Question

Prove that if \({x^3}\) is irrational, then x is irrational.

Short answer

It is shown that if \({x^3}\) is irrational, then \(x\) is irrational.

Step-by-step solution

Important property

If a is a rational number, then there exist integers b and c such that \(a = \frac{b}{c}\).

Prove that if \({x^3}\) is irrational, then x is irrational

The given statement can be proved by contradiction.

\({x^3}\)is irrational and thus there do not exist integers \(v\) and \(w\) such that \({x^3} = \frac{v}{w}\).

Assume that \(x\) is rational then there exist \(y\) and \(z\) such that \(x = \frac{y}{z}\).

Take the 3th power of each side of the equation \(x = \frac{y}{z}\).

\(\begin{array}{c}{x^3} = {\left( {\frac{y}{z}} \right)^3}\\ = \frac{{{y^3}}}{{{z^3}}}\end{array}\)
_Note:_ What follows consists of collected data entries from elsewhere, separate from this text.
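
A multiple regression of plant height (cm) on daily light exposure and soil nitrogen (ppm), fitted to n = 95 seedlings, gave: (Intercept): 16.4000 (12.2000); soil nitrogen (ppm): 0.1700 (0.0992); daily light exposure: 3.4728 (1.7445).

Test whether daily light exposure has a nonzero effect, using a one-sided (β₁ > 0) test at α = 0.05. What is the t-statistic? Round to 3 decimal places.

t = 1.991

Read off: b = 3.4728, SE = 1.7445 for daily light exposure.
H₀: β₁ = 0 vs H₁: β₁ > 0.
t = 3.4728 / 1.7445 = 1.991.
df = n − k − 1 = 95 − 2 − 1 = 92.
One-sided p ≈ 0.0247, which is < 0.05, so reject H₀.
There is evidence that the true slope on daily light exposure is positive, holding the other predictors fixed.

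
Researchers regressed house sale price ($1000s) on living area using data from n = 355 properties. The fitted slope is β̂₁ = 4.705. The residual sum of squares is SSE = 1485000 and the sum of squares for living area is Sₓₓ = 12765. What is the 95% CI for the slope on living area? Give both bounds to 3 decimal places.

(3.576, 5.834)

MSE = SSE/(n − 2) = 1485000/353 = 4206.8.
SE(β̂₁) = √(MSE/Sₓₓ) = √(4206.8/12765) = 0.574071.
df = n − 2 = 353.
t* = t_{0.025, 353} = 1.966707.
Margin = t* × SE = 1.966707 × 0.574071 = 1.12903.
CI: 4.705 ± 1.12903 → (3.576, 5.834).
With 95% confidence, each one-unit increase in living area is associated with a change of between 3.576 and 5.834 $1000s in house sale price.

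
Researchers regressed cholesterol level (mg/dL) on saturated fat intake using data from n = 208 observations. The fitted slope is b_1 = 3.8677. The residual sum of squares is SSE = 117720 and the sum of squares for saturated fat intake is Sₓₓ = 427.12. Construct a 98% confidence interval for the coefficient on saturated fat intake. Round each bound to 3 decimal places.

(1.156, 6.580)

MSE = SSE/(n − 2) = 117720/206 = 571.456.
SE(b_1) = √(MSE/Sₓₓ) = √(571.456/427.12) = 1.15669.
df = n − 2 = 206.
t* = t_{0.01, 206} = 2.344586.
Margin = t* × SE = 2.344586 × 1.15669 = 2.71196.
CI: 3.8677 ± 2.71196 → (1.156, 6.580).
With 98% confidence, each one-unit increase in saturated fat intake is associated with a change of between 1.156 and 6.580 mg/dL in cholesterol level.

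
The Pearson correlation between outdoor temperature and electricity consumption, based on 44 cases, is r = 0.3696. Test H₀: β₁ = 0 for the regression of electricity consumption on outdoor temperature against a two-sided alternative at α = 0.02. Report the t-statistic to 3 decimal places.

t = 2.578

t = r·√(n − 2)/√(1 − r²) = 0.3696·√42/√0.863396 = 2.578.
df = n − 2 = 42.
Two-sided p ≈ 0.0135, which is < 0.02, so reject H₀.
There is evidence of a linear association between outdoor temperature and electricity consumption.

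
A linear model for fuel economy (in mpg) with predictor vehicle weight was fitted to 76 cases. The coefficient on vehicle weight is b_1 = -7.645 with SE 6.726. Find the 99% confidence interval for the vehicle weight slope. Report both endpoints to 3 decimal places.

df = n − 2 = 76 − 2 = 74.
t* = t_{0.005, 74} = 2.643913.
Margin = t* × SE = 2.643913 × 6.726 = 17.78296.
CI: -7.645 ± 17.78296 → (-25.428, 10.138).
With 99% confidence, each one-unit increase in vehicle weight is associated with a change of between -25.428 and 10.138 mpg in fuel economy.

(-25.428, 10.138)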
Since \(y\) and \(z\) are integers, \({y^3}\) and \({z^3}\) are also integers and thus, it is shown that \({x^3}\) is rational. However, \({x^3}\) is known to be irrational and thus, the contradiction is obtained. Therefore, the assumption that \(x\) is rational is then not correct and thus, \(x\) is irrational.

Therefore, it is shown that if \({x^3}\) is irrational, then \(x\) is irrational.